La dirigencia ya trabaja en un listado de nombres que combina experiencia, proyección y soluciones inmediatas. La consigna es "reforzar el plantel con hasta seis incorporaciones clave para encarar el segundo semestre de la temporada" y equilibrar un equipo que no quiere depender de pocas individualidades en un año de máxima exigencia.
Los puestos que quiere reforzar
El plan contempla la llegada de jugadores en seis posiciones puntuales. La lista incluye un arquero con experiencia, un lateral derecho con recorrido y capacidad física, un defensor central de jerarquía, un mediocampista con control del ritmo de juego, un extremo desequilibrante por banda y un delantero de área como referencia ofensiva.
El cuerpo técnico de Boca considera que, si bien el plantel cuenta con buenos nombres, tiene zonas sensibles que pueden sufrir con lesiones, suspensiones o posibles ventas. Por eso, la idea no es solo sumar jerarquía sino ampliar el recambio, algo clave para sostener la competitividad en torneos largos.
La evaluación de perfiles ya abarca tanto el fútbol argentino como el exterior, con especial atención en jugadores que puedan adaptarse rápido al ritmo de la Primera División.

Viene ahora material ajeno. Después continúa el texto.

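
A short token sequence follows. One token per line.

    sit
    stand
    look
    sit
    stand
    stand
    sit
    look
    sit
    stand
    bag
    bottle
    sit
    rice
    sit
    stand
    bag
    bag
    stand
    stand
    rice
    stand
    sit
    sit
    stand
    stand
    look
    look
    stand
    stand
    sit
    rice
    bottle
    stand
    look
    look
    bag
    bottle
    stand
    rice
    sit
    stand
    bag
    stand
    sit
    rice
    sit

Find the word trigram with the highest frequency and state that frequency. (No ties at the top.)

"sit stand bag", 3 times

Trigram frequencies (highest first):
  sit stand bag: 3
  look sit stand: 2
  sit stand stand: 2
  stand stand sit: 2
  sit rice sit: 2
  rice sit stand: 2
  … (30 more, each ≤ 2)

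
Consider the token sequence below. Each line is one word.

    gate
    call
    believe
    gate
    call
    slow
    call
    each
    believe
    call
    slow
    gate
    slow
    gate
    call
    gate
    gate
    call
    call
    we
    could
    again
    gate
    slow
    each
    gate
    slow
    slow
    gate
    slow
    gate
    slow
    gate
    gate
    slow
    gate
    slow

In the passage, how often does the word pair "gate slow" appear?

Scanning the 36 overlapping bigram windows for "gate slow":
  position 12–13: gate slow
  position 23–24: gate slow
  position 26–27: gate slow
  position 29–30: gate slow
  position 31–32: gate slow
  position 34–35: gate slow
  position 36–37: gate slow

7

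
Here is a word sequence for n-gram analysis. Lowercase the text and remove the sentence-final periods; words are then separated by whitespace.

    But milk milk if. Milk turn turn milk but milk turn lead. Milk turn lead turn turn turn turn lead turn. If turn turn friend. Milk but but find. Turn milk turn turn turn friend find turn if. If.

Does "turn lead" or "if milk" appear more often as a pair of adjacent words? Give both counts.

"turn lead": 3 occurrences
"if milk": 1 occurrence

"turn lead" (3 vs 1)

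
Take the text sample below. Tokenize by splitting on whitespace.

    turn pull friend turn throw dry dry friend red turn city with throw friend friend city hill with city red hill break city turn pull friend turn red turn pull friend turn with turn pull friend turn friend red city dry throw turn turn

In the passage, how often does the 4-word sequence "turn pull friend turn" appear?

4

Scanning the 41 overlapping 4-gram windows for "turn pull friend turn":
  position 1–4: turn pull friend turn
  position 24–27: turn pull friend turn
  position 29–32: turn pull friend turn
  position 34–37: turn pull friend turn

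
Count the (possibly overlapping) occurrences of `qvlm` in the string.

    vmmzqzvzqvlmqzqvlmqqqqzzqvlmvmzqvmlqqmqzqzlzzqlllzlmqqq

3

Sliding a length-4 window over the 55 characters (52 positions):
  position 9–12: qvlm
  position 15–18: qvlm
  position 25–28: qvlm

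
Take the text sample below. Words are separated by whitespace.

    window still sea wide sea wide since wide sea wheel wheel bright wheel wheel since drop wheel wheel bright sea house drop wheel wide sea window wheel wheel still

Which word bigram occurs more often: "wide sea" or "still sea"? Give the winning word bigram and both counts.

"wide sea" (3 vs 1)

"wide sea": 3 occurrences
"still sea": 1 occurrence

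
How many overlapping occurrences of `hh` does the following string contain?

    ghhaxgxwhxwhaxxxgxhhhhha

5

Sliding a length-2 window over the 24 characters (23 positions):
  position 2–3: hh
  position 19–20: hh
  position 20–21: hh
  position 21–22: hh
  position 22–23: hh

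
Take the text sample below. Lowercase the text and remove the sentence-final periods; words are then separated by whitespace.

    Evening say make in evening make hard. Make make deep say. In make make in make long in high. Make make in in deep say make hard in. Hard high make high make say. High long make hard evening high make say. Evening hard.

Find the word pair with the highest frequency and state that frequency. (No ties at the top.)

Bigram frequencies (highest first):
  high make: 4
  make in: 3
  make hard: 3
  make make: 3
  say make: 2
  deep say: 2
  … (24 more, each ≤ 2)

"high make", 4 times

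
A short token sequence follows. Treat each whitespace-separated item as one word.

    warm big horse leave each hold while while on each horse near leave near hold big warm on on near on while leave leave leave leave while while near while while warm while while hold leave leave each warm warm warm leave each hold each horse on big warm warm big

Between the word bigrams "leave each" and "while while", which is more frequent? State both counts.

"leave each": 3 occurrences
"while while": 4 occurrences

"while while" (4 vs 3)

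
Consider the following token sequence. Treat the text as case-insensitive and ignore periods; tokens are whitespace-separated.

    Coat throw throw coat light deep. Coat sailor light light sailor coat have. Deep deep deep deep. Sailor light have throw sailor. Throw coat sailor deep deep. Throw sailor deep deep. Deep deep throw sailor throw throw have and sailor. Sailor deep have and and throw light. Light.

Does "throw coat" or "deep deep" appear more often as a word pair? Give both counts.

"throw coat": 2 occurrences
"deep deep": 7 occurrences

"deep deep" (7 vs 2)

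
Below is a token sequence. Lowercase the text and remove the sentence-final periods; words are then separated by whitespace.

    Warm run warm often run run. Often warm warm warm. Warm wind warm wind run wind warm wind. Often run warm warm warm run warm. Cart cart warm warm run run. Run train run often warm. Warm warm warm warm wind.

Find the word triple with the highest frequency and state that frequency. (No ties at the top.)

Trigram frequencies (highest first):
  warm warm warm: 6
  warm run warm: 2
  run often warm: 2
  often warm warm: 2
  warm warm wind: 2
  wind warm wind: 2
  … (22 more, each ≤ 2)

"warm warm warm", 6 times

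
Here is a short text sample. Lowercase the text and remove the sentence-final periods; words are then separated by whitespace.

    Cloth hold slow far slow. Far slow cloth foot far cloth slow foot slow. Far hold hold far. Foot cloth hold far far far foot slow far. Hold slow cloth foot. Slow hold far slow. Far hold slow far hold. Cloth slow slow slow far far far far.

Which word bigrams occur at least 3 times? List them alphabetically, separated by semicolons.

Bigram counts meeting the condition (at least 3 times):
  far far: 5
  far hold: 4
  far slow: 3
  foot slow: 3
  hold far: 3
  hold slow: 3
  slow far: 7

far far; far hold; far slow; foot slow; hold far; hold slow; slow far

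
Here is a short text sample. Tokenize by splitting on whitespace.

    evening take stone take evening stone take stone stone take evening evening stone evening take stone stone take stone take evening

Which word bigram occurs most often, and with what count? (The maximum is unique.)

"stone take", 5 times

Bigram frequencies (highest first):
  stone take: 5
  take stone: 4
  take evening: 3
  evening take: 2
  evening stone: 2
  stone stone: 2
  … (2 more, each ≤ 1)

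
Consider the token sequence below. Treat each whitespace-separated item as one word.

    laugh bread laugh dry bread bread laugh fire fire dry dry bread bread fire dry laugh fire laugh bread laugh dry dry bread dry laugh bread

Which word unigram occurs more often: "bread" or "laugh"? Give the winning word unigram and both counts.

"bread" (8 vs 7)

"bread": 8 occurrences
"laugh": 7 occurrences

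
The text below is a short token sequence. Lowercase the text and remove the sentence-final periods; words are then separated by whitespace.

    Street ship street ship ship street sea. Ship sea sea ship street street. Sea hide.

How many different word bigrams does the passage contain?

15 tokens → 14 bigram windows in total.
Repeated bigrams (each contributes count−1 duplicates):
  ship street: 3
  sea ship: 2
  street sea: 2
  street ship: 2
5 duplicate windows → 14 − 5 = 9 distinct.

9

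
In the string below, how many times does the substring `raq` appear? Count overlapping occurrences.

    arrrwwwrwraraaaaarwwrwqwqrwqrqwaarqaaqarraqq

1

Sliding a length-3 window over the 44 characters (42 positions):
  position 41–43: raq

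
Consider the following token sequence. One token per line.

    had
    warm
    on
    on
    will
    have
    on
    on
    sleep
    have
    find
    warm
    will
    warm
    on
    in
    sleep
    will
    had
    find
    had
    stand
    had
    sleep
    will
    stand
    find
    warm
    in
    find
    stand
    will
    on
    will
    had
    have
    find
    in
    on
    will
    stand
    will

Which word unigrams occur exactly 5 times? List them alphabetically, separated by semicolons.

Unigram counts meeting the condition (exactly 5 times):
  find: 5
  had: 5

find; had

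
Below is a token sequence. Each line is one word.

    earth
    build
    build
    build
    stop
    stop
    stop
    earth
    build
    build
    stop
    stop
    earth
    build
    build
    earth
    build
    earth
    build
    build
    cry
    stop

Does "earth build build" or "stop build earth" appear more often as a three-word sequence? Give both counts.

"earth build build": 4 occurrences
"stop build earth": 0 occurrences

"earth build build" (4 vs 0)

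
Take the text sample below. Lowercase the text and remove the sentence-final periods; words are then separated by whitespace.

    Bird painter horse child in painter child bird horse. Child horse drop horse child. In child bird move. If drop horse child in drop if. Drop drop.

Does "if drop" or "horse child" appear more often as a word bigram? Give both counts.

"if drop": 2 occurrences
"horse child": 4 occurrences

"horse child" (4 vs 2)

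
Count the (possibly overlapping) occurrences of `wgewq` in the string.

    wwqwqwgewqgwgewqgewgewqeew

3

Sliding a length-5 window over the 26 characters (22 positions):
  position 6–10: wgewq
  position 12–16: wgewq
  position 19–23: wgewq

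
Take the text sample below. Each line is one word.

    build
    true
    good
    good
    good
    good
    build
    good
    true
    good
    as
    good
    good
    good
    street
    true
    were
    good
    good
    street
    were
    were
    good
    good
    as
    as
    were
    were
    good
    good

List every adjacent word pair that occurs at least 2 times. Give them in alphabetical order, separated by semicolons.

good as; good good; good street; true good; were good; were were

Bigram counts meeting the condition (at least 2 times):
  good as: 2
  good good: 8
  good street: 2
  true good: 2
  were good: 3
  were were: 2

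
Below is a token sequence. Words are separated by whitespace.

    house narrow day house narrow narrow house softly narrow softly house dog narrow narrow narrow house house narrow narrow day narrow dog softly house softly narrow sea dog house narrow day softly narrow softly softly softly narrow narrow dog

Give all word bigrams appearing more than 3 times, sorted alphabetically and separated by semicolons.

house narrow; narrow narrow; softly narrow

Bigram counts meeting the condition (more than 3 times):
  house narrow: 4
  narrow narrow: 5
  softly narrow: 4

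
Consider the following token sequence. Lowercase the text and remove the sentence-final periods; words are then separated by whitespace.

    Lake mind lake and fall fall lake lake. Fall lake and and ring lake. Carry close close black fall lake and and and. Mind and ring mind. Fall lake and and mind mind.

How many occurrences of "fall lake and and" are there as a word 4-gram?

3

Scanning the 30 overlapping 4-gram windows for "fall lake and and":
  position 9–12: fall lake and and
  position 19–22: fall lake and and
  position 28–31: fall lake and and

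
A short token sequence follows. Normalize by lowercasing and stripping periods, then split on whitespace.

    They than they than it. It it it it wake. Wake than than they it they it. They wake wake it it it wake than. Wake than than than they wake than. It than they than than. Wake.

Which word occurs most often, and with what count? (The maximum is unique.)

Unigram frequencies (highest first):
  than: 12
  it: 11
  wake: 8
  they: 7

"than", 12 times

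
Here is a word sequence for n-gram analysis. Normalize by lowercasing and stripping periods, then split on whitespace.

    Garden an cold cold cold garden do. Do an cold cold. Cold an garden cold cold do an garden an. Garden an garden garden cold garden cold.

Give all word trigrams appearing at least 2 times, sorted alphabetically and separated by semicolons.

an cold cold; an garden an; cold cold cold; garden an garden

Trigram counts meeting the condition (at least 2 times):
  an cold cold: 2
  an garden an: 2
  cold cold cold: 2
  garden an garden: 2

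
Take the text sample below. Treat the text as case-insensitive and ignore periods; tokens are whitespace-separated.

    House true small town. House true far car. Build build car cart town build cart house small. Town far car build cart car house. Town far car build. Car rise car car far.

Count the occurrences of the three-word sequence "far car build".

Scanning the 31 overlapping trigram windows for "far car build":
  position 7–9: far car build
  position 19–21: far car build
  position 26–28: far car build

3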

Riquelme y el Consejo de Fútbol quieren evitar los períodos prolongados de puesta a punto que complican el rendimiento inmediato.
Una estrategia de equilibrio económico
La política del club en este mercado es clara: "evitar inversiones desmedidas, pero sí apuntar a oportunidades concretas". Riquelme busca reforzar el equipo sin romper la estructura económica de Boca, priorizando negociaciones inteligentes que combinen jugadores en plenitud con otros que lleguen en condiciones de aportar desde el primer partido.
El objetivo final señalado por el Consejo de Fútbol es "dar un salto de calidad respecto al último ciclo". La intención es que el plantel no solo sea competitivo en el torneo local sino también en instancias decisivas internacionales, un terreno donde Boca aspira a recuperar protagonismo.
Los seis refuerzos previstos no son un número casual: representan una señal de renovación en puestos clave y una apuesta por jerarquizar todas las líneas. El club ya tiene un mapa claro de prioridades y se prepara para un mercado intenso, con Riquelme al mando de las negociaciones y Arruabarrena como guía futbolística.
La dirigencia confía en que las próximas semanas sean determinantes para cerrar los primeros nombres y darle al Vasco las herramientas que pidió. El margen de acción está definido; ahora resta que las gestiones se traduzcan en refuerzos concretos.